The clerical sexual abuse scandals
When Cardinal Joseph Ratzinger, who would eventually become Pope Benedict XVI, oversaw the Vatican’s doctrinal office, which dealt with the cases of priests suspected of abusing children, the clergy sex abuse scandal broke under Pope John Paul II.
When given case files, Cardinal Ratzinger occasionally initiated disciplinary actions, even ordering accused priests to be defrocked. But other times, the evidence reveals, he supported the accused priests and disregarded the victims’ pleas for help or their warnings that the abuser might go on to harm additional children.
The scandal broke out in the open throughout the entire world church when Cardinal Ratzinger was elected pope. It keeps resonating, leading some people to lose faith and posing difficulties for the church’s current leadership.
More than John Paul II, Benedict made more attempts during his tenure to purge the church of such immorality, but he was unwilling to hold bishops responsible for the abuses instead he kept transferring priests around from one duty to another. These actions angered victims and activists.

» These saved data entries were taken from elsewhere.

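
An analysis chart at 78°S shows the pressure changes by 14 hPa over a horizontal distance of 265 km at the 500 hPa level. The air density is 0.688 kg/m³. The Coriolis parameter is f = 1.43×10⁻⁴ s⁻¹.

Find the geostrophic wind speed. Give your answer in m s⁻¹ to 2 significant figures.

54 m s⁻¹

Pressure gradient: |∂P/∂n| = 1400 Pa / 265000 m = 5.28×10⁻³ Pa/m
Geostrophic balance (pressure-gradient force = Coriolis force):
V_g = (1/(fρ)) |∂P/∂n| = 5.28×10⁻³ / (1.43×10⁻⁴ × 0.688) = 53.7 m/s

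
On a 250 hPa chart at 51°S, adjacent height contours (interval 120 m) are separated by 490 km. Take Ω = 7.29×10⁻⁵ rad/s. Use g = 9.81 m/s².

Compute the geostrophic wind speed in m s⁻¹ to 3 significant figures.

21.2 m s⁻¹

Coriolis parameter at 51°S:
f = 2Ω sin φ = 2 × 7.29×10⁻⁵ × sin 51° = 1.13×10⁻⁴ s⁻¹
Height gradient: |∂Z/∂n| = 120 m / 490000 m = 2.45×10⁻⁴
On a pressure surface, geostrophic balance gives V_g = (g/f)|∂Z/∂n|:
V_g = 9.81 × 2.45×10⁻⁴ / 1.13×10⁻⁴ = 21.2 m/s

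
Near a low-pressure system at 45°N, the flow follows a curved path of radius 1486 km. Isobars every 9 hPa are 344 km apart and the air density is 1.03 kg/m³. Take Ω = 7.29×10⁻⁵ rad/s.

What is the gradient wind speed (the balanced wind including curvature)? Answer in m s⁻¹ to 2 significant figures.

Coriolis parameter at 45°N:
f = 2Ω sin φ = 2 × 7.29×10⁻⁵ × sin 45° = 1.03×10⁻⁴ s⁻¹
Pressure gradient: |∂P/∂n| = 900 Pa / 344000 m = 2.62×10⁻³ Pa/m
Geostrophic speed: V_g = |∂P/∂n|/(fρ) = 2.62×10⁻³/(1.03×10⁻⁴ × 1.03) = 24.6 m/s
Around a low, centrifugal force acts outward with Coriolis, so pressure-gradient force balances both:
(1/ρ)|∂P/∂n| = fV + V²/R  →  V² + fR·V − fR·V_g = 0
With fR = 1.03×10⁻⁴ × 1486×10³ m = 153 m/s:
V = [−fR + √((fR)² + 4 fR V_g)]/2 = [−153 + √(153² + 4×153×24.6)]/2 = 21.6 m/s
Subgeostrophic (V < V_g = 24.6 m/s), as expected around a low.

22 m s⁻¹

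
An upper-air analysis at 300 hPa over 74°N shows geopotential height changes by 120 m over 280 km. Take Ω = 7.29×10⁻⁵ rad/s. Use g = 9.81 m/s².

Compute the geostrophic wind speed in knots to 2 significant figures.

Coriolis parameter at 74°N:
f = 2Ω sin φ = 2 × 7.29×10⁻⁵ × sin 74° = 1.40×10⁻⁴ s⁻¹
Height gradient: |∂Z/∂n| = 120 m / 280000 m = 4.29×10⁻⁴
On a pressure surface, geostrophic balance gives V_g = (g/f)|∂Z/∂n|:
V_g = 9.81 × 4.29×10⁻⁴ / 1.40×10⁻⁴ = 30.0 m/s
Converting: 30.0 m/s × 1.944 = 58 knots

58 knots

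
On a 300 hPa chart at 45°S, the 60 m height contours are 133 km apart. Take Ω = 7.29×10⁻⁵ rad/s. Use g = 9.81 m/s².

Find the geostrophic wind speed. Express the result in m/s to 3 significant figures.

Coriolis parameter at 45°S:
f = 2Ω sin φ = 2 × 7.29×10⁻⁵ × sin 45° = 1.03×10⁻⁴ s⁻¹
Height gradient: |∂Z/∂n| = 60 m / 133000 m = 4.51×10⁻⁴
On a pressure surface, geostrophic balance gives V_g = (g/f)|∂Z/∂n|:
V_g = 9.81 × 4.51×10⁻⁴ / 1.03×10⁻⁴ = 42.9 m/s

42.9 m/s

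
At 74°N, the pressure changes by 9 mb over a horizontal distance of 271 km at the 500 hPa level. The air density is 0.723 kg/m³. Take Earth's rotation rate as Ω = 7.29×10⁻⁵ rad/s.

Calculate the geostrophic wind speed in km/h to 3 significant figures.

118 km/h

Coriolis parameter at 74°N:
f = 2Ω sin φ = 2 × 7.29×10⁻⁵ × sin 74° = 1.40×10⁻⁴ s⁻¹
Pressure gradient: |∂P/∂n| = 900 Pa / 271000 m = 3.32×10⁻³ Pa/m
Geostrophic balance (pressure-gradient force = Coriolis force):
V_g = (1/(fρ)) |∂P/∂n| = 3.32×10⁻³ / (1.40×10⁻⁴ × 0.723) = 32.8 m/s
Converting: 32.8 m/s × 3.6 = 118 km/h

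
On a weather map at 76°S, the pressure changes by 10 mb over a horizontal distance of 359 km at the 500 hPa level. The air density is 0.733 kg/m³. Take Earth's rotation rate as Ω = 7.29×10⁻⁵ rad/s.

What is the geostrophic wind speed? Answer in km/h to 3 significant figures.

Coriolis parameter at 76°S:
f = 2Ω sin φ = 2 × 7.29×10⁻⁵ × sin 76° = 1.41×10⁻⁴ s⁻¹
Pressure gradient: |∂P/∂n| = 1000 Pa / 359000 m = 2.79×10⁻³ Pa/m
Geostrophic balance (pressure-gradient force = Coriolis force):
V_g = (1/(fρ)) |∂P/∂n| = 2.79×10⁻³ / (1.41×10⁻⁴ × 0.733) = 26.9 m/s
Converting: 26.9 m/s × 3.6 = 96.7 km/h

96.7 km/h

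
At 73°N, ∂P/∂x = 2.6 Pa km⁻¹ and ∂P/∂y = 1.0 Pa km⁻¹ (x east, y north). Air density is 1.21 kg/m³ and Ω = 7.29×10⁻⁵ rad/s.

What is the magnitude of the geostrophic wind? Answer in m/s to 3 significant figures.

Coriolis parameter at 73°N:
f = 2Ω sin φ = 2 × 7.29×10⁻⁵ × sin 73° = 1.39×10⁻⁴ s⁻¹
Component geostrophic relations (x east, y north):
u_g = −(1/(fρ)) ∂P/∂y,  v_g = (1/(fρ)) ∂P/∂x
u_g = −(1.0×10⁻³)/(1.39×10⁻⁴ × 1.21) = −5.93 m/s;  v_g = (2.6×10⁻³)/(1.39×10⁻⁴ × 1.21) = 15.4 m/s
|V_g| = √(u_g² + v_g²) = 16.5 m/s

16.5 m/s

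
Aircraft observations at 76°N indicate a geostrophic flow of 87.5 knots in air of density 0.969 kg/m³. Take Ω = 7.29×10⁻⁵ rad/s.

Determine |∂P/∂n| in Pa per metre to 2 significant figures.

Coriolis parameter at 76°N:
f = 2Ω sin φ = 2 × 7.29×10⁻⁵ × sin 76° = 1.41×10⁻⁴ s⁻¹
Wind speed in SI: 87.5 knots = 45.0 m/s
Geostrophic balance rearranged: |∂P/∂n| = f ρ V_g
|∂P/∂n| = 1.41×10⁻⁴ × 0.969 × 45.0 = 6.17×10⁻³ Pa/m

6.2×10⁻³ Pa/m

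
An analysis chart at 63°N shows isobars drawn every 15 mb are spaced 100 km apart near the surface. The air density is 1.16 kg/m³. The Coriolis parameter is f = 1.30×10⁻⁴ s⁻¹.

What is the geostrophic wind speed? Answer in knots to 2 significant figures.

190 knots

Pressure gradient: |∂P/∂n| = 1500 Pa / 100000 m = 1.50×10⁻² Pa/m
Geostrophic balance (pressure-gradient force = Coriolis force):
V_g = (1/(fρ)) |∂P/∂n| = 1.50×10⁻² / (1.30×10⁻⁴ × 1.16) = 99.5 m/s
Converting: 99.5 m/s × 1.944 = 190 knots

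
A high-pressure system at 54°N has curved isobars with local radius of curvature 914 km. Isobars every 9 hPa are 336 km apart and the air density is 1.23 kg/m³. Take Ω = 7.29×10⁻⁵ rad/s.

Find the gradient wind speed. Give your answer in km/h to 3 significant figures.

85.1 km/h

Coriolis parameter at 54°N:
f = 2Ω sin φ = 2 × 7.29×10⁻⁵ × sin 54° = 1.18×10⁻⁴ s⁻¹
Pressure gradient: |∂P/∂n| = 900 Pa / 336000 m = 2.68×10⁻³ Pa/m
Geostrophic speed: V_g = |∂P/∂n|/(fρ) = 2.68×10⁻³/(1.18×10⁻⁴ × 1.23) = 18.5 m/s
Around a high, pressure-gradient force acts outward with centrifugal, so Coriolis balances both:
fV = (1/ρ)|∂P/∂n| + V²/R  →  V² − fR·V + fR·V_g = 0
With fR = 1.18×10⁻⁴ × 914×10³ m = 108 m/s:
V = [fR − √((fR)² − 4 fR V_g)]/2 = [108 − √(108² − 4×108×18.5)]/2 = 23.7 m/s
Supergeostrophic (V > V_g = 18.5 m/s), as expected around a high.
Converting: 23.7 m/s × 3.6 = 85.1 km/h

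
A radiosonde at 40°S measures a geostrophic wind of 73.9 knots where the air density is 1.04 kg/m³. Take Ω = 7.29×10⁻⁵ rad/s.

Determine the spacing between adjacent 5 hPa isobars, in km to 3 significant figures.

Coriolis parameter at 40°S:
f = 2Ω sin φ = 2 × 7.29×10⁻⁵ × sin 40° = 9.37×10⁻⁵ s⁻¹
Wind speed in SI: 73.9 knots = 38.0 m/s
Geostrophic balance rearranged: |∂P/∂n| = f ρ V_g
|∂P/∂n| = 9.37×10⁻⁵ × 1.04 × 38.0 = 3.71×10⁻³ Pa/m
Isobar spacing: Δn = ΔP/|∂P/∂n| = 500 Pa / 3.71×10⁻³ Pa/m = 134936 m ≈ 135 km

135 km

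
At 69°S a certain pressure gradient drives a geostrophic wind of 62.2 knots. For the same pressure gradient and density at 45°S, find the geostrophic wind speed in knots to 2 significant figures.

82 knots

With the same pressure gradient and density, V_g ∝ 1/f ∝ 1/sin φ.
V₂ = V₁ · sin φ₁ / sin φ₂ = 62.2 × sin 69° / sin 45°
V₂ = 62.2 × 0.9336/0.7071 = 82 knots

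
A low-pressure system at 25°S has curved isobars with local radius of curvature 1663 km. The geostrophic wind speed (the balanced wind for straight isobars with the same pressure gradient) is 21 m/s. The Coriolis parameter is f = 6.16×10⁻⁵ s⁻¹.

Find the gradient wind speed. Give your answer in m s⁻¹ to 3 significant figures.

17.9 m s⁻¹

Around a low, centrifugal force acts outward with Coriolis, so pressure-gradient force balances both:
(1/ρ)|∂P/∂n| = fV + V²/R  →  V² + fR·V − fR·V_g = 0
With fR = 6.16×10⁻⁵ × 1663×10³ m = 102 m/s:
V = [−fR + √((fR)² + 4 fR V_g)]/2 = [−102 + √(102² + 4×102×21)]/2 = 17.9 m/s
Subgeostrophic (V < V_g = 21 m/s), as expected around a low.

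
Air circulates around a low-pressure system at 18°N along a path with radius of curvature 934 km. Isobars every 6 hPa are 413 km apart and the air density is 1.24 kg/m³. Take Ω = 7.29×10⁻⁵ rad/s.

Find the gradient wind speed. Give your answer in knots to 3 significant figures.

35.3 knots

Coriolis parameter at 18°N:
f = 2Ω sin φ = 2 × 7.29×10⁻⁵ × sin 18° = 4.51×10⁻⁵ s⁻¹
Pressure gradient: |∂P/∂n| = 600 Pa / 413000 m = 1.45×10⁻³ Pa/m
Geostrophic speed: V_g = |∂P/∂n|/(fρ) = 1.45×10⁻³/(4.51×10⁻⁵ × 1.24) = 26.0 m/s
Around a low, centrifugal force acts outward with Coriolis, so pressure-gradient force balances both:
(1/ρ)|∂P/∂n| = fV + V²/R  →  V² + fR·V − fR·V_g = 0
With fR = 4.51×10⁻⁵ × 934×10³ m = 42.1 m/s:
V = [−fR + √((fR)² + 4 fR V_g)]/2 = [−42.1 + √(42.1² + 4×42.1×26)]/2 = 18.2 m/s
Subgeostrophic (V < V_g = 26 m/s), as expected around a low.
Converting: 18.2 m/s × 1.944 = 35.3 knots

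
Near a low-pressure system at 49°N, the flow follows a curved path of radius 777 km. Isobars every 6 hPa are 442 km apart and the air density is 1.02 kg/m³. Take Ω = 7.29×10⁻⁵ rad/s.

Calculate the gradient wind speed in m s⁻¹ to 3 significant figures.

Coriolis parameter at 49°N:
f = 2Ω sin φ = 2 × 7.29×10⁻⁵ × sin 49° = 1.10×10⁻⁴ s⁻¹
Pressure gradient: |∂P/∂n| = 600 Pa / 442000 m = 1.36×10⁻³ Pa/m
Geostrophic speed: V_g = |∂P/∂n|/(fρ) = 1.36×10⁻³/(1.10×10⁻⁴ × 1.02) = 12.1 m/s
Around a low, centrifugal force acts outward with Coriolis, so pressure-gradient force balances both:
(1/ρ)|∂P/∂n| = fV + V²/R  →  V² + fR·V − fR·V_g = 0
With fR = 1.10×10⁻⁴ × 777×10³ m = 85.5 m/s:
V = [−fR + √((fR)² + 4 fR V_g)]/2 = [−85.5 + √(85.5² + 4×85.5×12.1)]/2 = 10.7 m/s
Subgeostrophic (V < V_g = 12.1 m/s), as expected around a low.

10.7 m s⁻¹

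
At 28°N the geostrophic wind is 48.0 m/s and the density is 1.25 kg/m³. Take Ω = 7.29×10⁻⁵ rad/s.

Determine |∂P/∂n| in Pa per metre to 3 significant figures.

4.11×10⁻³ Pa/m

Coriolis parameter at 28°N:
f = 2Ω sin φ = 2 × 7.29×10⁻⁵ × sin 28° = 6.84×10⁻⁵ s⁻¹
Geostrophic balance rearranged: |∂P/∂n| = f ρ V_g
|∂P/∂n| = 6.84×10⁻⁵ × 1.25 × 48.0 = 4.11×10⁻³ Pa/m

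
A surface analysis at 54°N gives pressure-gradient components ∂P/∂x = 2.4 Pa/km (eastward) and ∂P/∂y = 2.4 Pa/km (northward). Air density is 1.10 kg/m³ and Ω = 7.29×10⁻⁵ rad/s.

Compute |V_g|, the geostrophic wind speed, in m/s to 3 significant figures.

Coriolis parameter at 54°N:
f = 2Ω sin φ = 2 × 7.29×10⁻⁵ × sin 54° = 1.18×10⁻⁴ s⁻¹
Component geostrophic relations (x east, y north):
u_g = −(1/(fρ)) ∂P/∂y,  v_g = (1/(fρ)) ∂P/∂x
u_g = −(2.4×10⁻³)/(1.18×10⁻⁴ × 1.10) = −18.5 m/s;  v_g = (2.4×10⁻³)/(1.18×10⁻⁴ × 1.10) = 18.5 m/s
|V_g| = √(u_g² + v_g²) = 26.2 m/s

26.2 m/s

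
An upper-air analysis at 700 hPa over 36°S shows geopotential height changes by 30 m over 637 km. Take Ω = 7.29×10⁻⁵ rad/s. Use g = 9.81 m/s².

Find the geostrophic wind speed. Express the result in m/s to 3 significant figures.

Coriolis parameter at 36°S:
f = 2Ω sin φ = 2 × 7.29×10⁻⁵ × sin 36° = 8.57×10⁻⁵ s⁻¹
Height gradient: |∂Z/∂n| = 30 m / 637000 m = 4.71×10⁻⁵
On a pressure surface, geostrophic balance gives V_g = (g/f)|∂Z/∂n|:
V_g = 9.81 × 4.71×10⁻⁵ / 8.57×10⁻⁵ = 5.39 m/s

5.39 m/s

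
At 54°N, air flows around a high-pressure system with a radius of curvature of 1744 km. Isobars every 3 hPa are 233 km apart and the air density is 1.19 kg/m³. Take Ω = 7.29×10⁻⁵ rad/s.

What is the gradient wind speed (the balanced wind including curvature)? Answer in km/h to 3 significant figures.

34.6 km/h

Coriolis parameter at 54°N:
f = 2Ω sin φ = 2 × 7.29×10⁻⁵ × sin 54° = 1.18×10⁻⁴ s⁻¹
Pressure gradient: |∂P/∂n| = 300 Pa / 233000 m = 1.29×10⁻³ Pa/m
Geostrophic speed: V_g = |∂P/∂n|/(fρ) = 1.29×10⁻³/(1.18×10⁻⁴ × 1.19) = 9.17 m/s
Around a high, pressure-gradient force acts outward with centrifugal, so Coriolis balances both:
fV = (1/ρ)|∂P/∂n| + V²/R  →  V² − fR·V + fR·V_g = 0
With fR = 1.18×10⁻⁴ × 1744×10³ m = 206 m/s:
V = [fR − √((fR)² − 4 fR V_g)]/2 = [206 − √(206² − 4×206×9.17)]/2 = 9.62 m/s
Supergeostrophic (V > V_g = 9.17 m/s), as expected around a high.
Converting: 9.62 m/s × 3.6 = 34.6 km/h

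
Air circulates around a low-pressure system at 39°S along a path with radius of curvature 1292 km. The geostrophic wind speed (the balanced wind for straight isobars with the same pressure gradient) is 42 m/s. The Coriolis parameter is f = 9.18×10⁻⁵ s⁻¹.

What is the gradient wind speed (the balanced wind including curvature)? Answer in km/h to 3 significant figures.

118 km/h

Around a low, centrifugal force acts outward with Coriolis, so pressure-gradient force balances both:
(1/ρ)|∂P/∂n| = fV + V²/R  →  V² + fR·V − fR·V_g = 0
With fR = 9.18×10⁻⁵ × 1292×10³ m = 119 m/s:
V = [−fR + √((fR)² + 4 fR V_g)]/2 = [−119 + √(119² + 4×119×42)]/2 = 32.9 m/s
Subgeostrophic (V < V_g = 42 m/s), as expected around a low.
Converting: 32.9 m/s × 3.6 = 118 km/h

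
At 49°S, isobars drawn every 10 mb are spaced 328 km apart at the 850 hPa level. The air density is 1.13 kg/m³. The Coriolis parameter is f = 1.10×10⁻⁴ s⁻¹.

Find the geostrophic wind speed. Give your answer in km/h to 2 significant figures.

88 km/h

Pressure gradient: |∂P/∂n| = 1000 Pa / 328000 m = 3.05×10⁻³ Pa/m
Geostrophic balance (pressure-gradient force = Coriolis force):
V_g = (1/(fρ)) |∂P/∂n| = 3.05×10⁻³ / (1.10×10⁻⁴ × 1.13) = 24.5 m/s
Converting: 24.5 m/s × 3.6 = 88 km/h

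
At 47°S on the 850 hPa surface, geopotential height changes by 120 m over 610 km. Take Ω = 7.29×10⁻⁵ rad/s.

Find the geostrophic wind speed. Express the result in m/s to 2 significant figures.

Coriolis parameter at 47°S:
f = 2Ω sin φ = 2 × 7.29×10⁻⁵ × sin 47° = 1.07×10⁻⁴ s⁻¹
Height gradient: |∂Z/∂n| = 120 m / 610000 m = 1.97×10⁻⁴
On a pressure surface, geostrophic balance gives V_g = (g/f)|∂Z/∂n|:
V_g = 9.81 × 1.97×10⁻⁴ / 1.07×10⁻⁴ = 18.1 m/s

18 m/s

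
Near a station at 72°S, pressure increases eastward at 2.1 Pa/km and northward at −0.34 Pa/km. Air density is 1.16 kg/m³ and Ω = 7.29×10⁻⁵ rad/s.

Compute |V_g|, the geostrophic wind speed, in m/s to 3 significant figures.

Coriolis parameter at 72°S:
f = 2Ω sin φ = 2 × 7.29×10⁻⁵ × sin 72° = 1.39×10⁻⁴ s⁻¹
In the Southern Hemisphere f is negative: f = −1.39×10⁻⁴ s⁻¹.
Component geostrophic relations (x east, y north):
u_g = −(1/(fρ)) ∂P/∂y,  v_g = (1/(fρ)) ∂P/∂x
u_g = −(−0.34×10⁻³)/(−1.39×10⁻⁴ × 1.16) = −2.11 m/s;  v_g = (2.1×10⁻³)/(−1.39×10⁻⁴ × 1.16) = −13.1 m/s
|V_g| = √(u_g² + v_g²) = 13.2 m/s

13.2 m/s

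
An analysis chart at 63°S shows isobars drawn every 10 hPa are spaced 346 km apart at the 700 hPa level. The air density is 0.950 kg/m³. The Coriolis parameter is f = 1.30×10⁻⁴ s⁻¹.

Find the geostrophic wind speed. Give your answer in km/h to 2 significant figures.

84 km/h

Pressure gradient: |∂P/∂n| = 1000 Pa / 346000 m = 2.89×10⁻³ Pa/m
Geostrophic balance (pressure-gradient force = Coriolis force):
V_g = (1/(fρ)) |∂P/∂n| = 2.89×10⁻³ / (1.30×10⁻⁴ × 0.950) = 23.4 m/s
Converting: 23.4 m/s × 3.6 = 84 km/h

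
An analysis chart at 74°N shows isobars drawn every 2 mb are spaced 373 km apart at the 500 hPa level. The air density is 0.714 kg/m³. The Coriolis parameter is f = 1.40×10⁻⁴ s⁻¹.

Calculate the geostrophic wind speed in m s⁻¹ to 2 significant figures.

5.4 m s⁻¹

Pressure gradient: |∂P/∂n| = 200 Pa / 373000 m = 5.36×10⁻⁴ Pa/m
Geostrophic balance (pressure-gradient force = Coriolis force):
V_g = (1/(fρ)) |∂P/∂n| = 5.36×10⁻⁴ / (1.40×10⁻⁴ × 0.714) = 5.36 m/s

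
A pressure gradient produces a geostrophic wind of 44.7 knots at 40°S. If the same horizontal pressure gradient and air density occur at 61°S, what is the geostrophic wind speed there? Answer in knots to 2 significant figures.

33 knots

With the same pressure gradient and density, V_g ∝ 1/f ∝ 1/sin φ.
V₂ = V₁ · sin φ₁ / sin φ₂ = 44.7 × sin 40° / sin 61°
V₂ = 44.7 × 0.6428/0.8746 = 33 knots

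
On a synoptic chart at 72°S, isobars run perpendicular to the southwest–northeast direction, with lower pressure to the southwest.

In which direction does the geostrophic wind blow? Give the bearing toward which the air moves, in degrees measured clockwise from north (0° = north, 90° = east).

135°

The pressure-gradient force points toward the southwest (bearing 225°).
Geostrophic balance: in the Southern Hemisphere the Coriolis force deflects motion to the left, so the geostrophic wind blows 90° to the left of the pressure-gradient force (low pressure on the right).
Rotating 225° by 90° counterclockwise gives 135° — the wind blows toward the southeast.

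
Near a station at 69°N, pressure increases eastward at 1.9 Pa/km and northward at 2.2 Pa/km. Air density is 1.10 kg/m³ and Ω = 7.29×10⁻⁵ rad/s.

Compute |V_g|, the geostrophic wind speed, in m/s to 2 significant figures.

Coriolis parameter at 69°N:
f = 2Ω sin φ = 2 × 7.29×10⁻⁵ × sin 69° = 1.36×10⁻⁴ s⁻¹
Component geostrophic relations (x east, y north):
u_g = −(1/(fρ)) ∂P/∂y,  v_g = (1/(fρ)) ∂P/∂x
u_g = −(2.2×10⁻³)/(1.36×10⁻⁴ × 1.10) = −14.7 m/s;  v_g = (1.9×10⁻³)/(1.36×10⁻⁴ × 1.10) = 12.7 m/s
|V_g| = √(u_g² + v_g²) = 19.4 m/s

19 m/s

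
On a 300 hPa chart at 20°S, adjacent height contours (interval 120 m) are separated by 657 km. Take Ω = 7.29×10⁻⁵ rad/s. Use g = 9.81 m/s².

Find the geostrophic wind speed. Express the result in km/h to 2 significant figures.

130 km/h

Coriolis parameter at 20°S:
f = 2Ω sin φ = 2 × 7.29×10⁻⁵ × sin 20° = 4.99×10⁻⁵ s⁻¹
Height gradient: |∂Z/∂n| = 120 m / 657000 m = 1.83×10⁻⁴
On a pressure surface, geostrophic balance gives V_g = (g/f)|∂Z/∂n|:
V_g = 9.81 × 1.83×10⁻⁴ / 4.99×10⁻⁵ = 35.9 m/s
Converting: 35.9 m/s × 3.6 = 130 km/h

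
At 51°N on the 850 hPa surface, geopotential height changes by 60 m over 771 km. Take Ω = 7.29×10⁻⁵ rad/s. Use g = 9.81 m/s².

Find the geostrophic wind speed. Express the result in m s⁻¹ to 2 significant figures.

6.7 m s⁻¹

Coriolis parameter at 51°N:
f = 2Ω sin φ = 2 × 7.29×10⁻⁵ × sin 51° = 1.13×10⁻⁴ s⁻¹
Height gradient: |∂Z/∂n| = 60 m / 771000 m = 7.78×10⁻⁵
On a pressure surface, geostrophic balance gives V_g = (g/f)|∂Z/∂n|:
V_g = 9.81 × 7.78×10⁻⁵ / 1.13×10⁻⁴ = 6.74 m/s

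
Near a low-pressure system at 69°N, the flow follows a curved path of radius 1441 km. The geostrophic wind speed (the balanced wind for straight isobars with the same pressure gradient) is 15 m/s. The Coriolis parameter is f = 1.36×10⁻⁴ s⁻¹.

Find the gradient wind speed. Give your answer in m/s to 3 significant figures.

Around a low, centrifugal force acts outward with Coriolis, so pressure-gradient force balances both:
(1/ρ)|∂P/∂n| = fV + V²/R  →  V² + fR·V − fR·V_g = 0
With fR = 1.36×10⁻⁴ × 1441×10³ m = 196 m/s:
V = [−fR + √((fR)² + 4 fR V_g)]/2 = [−196 + √(196² + 4×196×15)]/2 = 14 m/s
Subgeostrophic (V < V_g = 15 m/s), as expected around a low.

14.0 m/s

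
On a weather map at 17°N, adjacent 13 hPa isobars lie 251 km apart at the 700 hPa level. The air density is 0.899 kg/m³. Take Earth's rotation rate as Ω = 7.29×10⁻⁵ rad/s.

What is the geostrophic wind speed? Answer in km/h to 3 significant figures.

Coriolis parameter at 17°N:
f = 2Ω sin φ = 2 × 7.29×10⁻⁵ × sin 17° = 4.26×10⁻⁵ s⁻¹
Pressure gradient: |∂P/∂n| = 1300 Pa / 251000 m = 5.18×10⁻³ Pa/m
Geostrophic balance (pressure-gradient force = Coriolis force):
V_g = (1/(fρ)) |∂P/∂n| = 5.18×10⁻³ / (4.26×10⁻⁵ × 0.899) = 135 m/s
Converting: 135 m/s × 3.6 = 487 km/h

487 km/h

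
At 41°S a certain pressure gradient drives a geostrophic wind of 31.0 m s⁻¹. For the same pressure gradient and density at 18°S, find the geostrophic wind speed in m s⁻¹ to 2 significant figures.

With the same pressure gradient and density, V_g ∝ 1/f ∝ 1/sin φ.
V₂ = V₁ · sin φ₁ / sin φ₂ = 31.0 × sin 41° / sin 18°
V₂ = 31.0 × 0.6561/0.3090 = 66 m s⁻¹

66 m s⁻¹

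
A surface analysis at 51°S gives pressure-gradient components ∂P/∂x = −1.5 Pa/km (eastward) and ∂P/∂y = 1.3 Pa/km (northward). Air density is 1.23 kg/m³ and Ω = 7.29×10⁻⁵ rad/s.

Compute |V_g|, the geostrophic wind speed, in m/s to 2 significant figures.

Coriolis parameter at 51°S:
f = 2Ω sin φ = 2 × 7.29×10⁻⁵ × sin 51° = 1.13×10⁻⁴ s⁻¹
In the Southern Hemisphere f is negative: f = −1.13×10⁻⁴ s⁻¹.
Component geostrophic relations (x east, y north):
u_g = −(1/(fρ)) ∂P/∂y,  v_g = (1/(fρ)) ∂P/∂x
u_g = −(1.3×10⁻³)/(−1.13×10⁻⁴ × 1.23) = 9.33 m/s;  v_g = (−1.5×10⁻³)/(−1.13×10⁻⁴ × 1.23) = 10.8 m/s
|V_g| = √(u_g² + v_g²) = 14.2 m/s

14 m/s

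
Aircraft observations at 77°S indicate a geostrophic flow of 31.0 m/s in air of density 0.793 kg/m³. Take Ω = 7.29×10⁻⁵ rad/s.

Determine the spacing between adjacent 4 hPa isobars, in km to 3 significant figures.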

A report released in January 2022 showed that Benedict himself could not be absolved of wrong doing during his time in Germany before later ascending the position of leadership as pope.
In Munich, the Roman Catholic Church had set up a body to look into how the archdiocese handled sexual misdeed from 1945 to 2019.
In it, the report found that Benedict was complicit in mishandling four cases of sexual abuse of children in his days as archbishop in Germany. In addition, he was said to have deceived investigators in answers he supplied to them.
After the report was released, Benedict agreed that there were abuses and errors and asked for forgiveness though he admitted no wrong doing. Survivors and preys’ group expressed diverse feelings about his legacy.
Benedict had taken steps that would left solid legacy, especially in addressing the child sexual abuse calamity. He was the first pope to meet with victims, and he tendered apologies for the abuse that was allowed to worsen under John Paul II. He condemned the sexual sin in the church and expelled some offending priests.
But abuse survivors and their advocates accused Benedict of not doing enough in bringing punishing several priests, and in his handling of accusations against some priests when he was the head of the Vatican’s doctrinal office. He was also criticized as doing little to hold the leadership accountable for the scandalous actions.
Ratzinger, the German born cardinal made pope
In 1927, Josef Ratzinger was born in the Bavarian village of Marktl am Inn at a time Hitler was in control of Germany, the World War II was raging on. As a teenager, Ratzinger found that enrolling in the Hitler Youth organization was compulsory, and like it was done in his days, he enlisted.
The general perception of what relationship with Hitler meant in peace time for those that associated with the Third Reich did not matter much. It was common and acceptable given the circumstances, but the seemingly lukewarm manner in which he handled sexual abuse indignities in the church that blighted what would have been good legacy in his native Germany.
Funeral to be supervised by serving pope, another oddity
In the tradition of the Catholic Church, when a pope dies, a conclave is set in motion to select a new leader. The picture then is that there is no pope in power, but in this case the situation is peculiar; there is a sitting pope in the person of Pope Francis, who came in 2013. Now, he takes charge of the funeral of a predecessor.
A pope’s death customarily sets in motion a conclave to choose a new leader of the church. But Benedict’s successor, Pope Francis, was named when Benedict stepped down in 2013.
Now, a sitting pope is expected to preside over the funeral of his predecessor — an odd spectacle in the history of the church. The Vatican already released that on Saturday that Benedict’s funeral would be held in St. Peter’s Square on Thursday, January 5, with Pope Francis in charge of the affairs.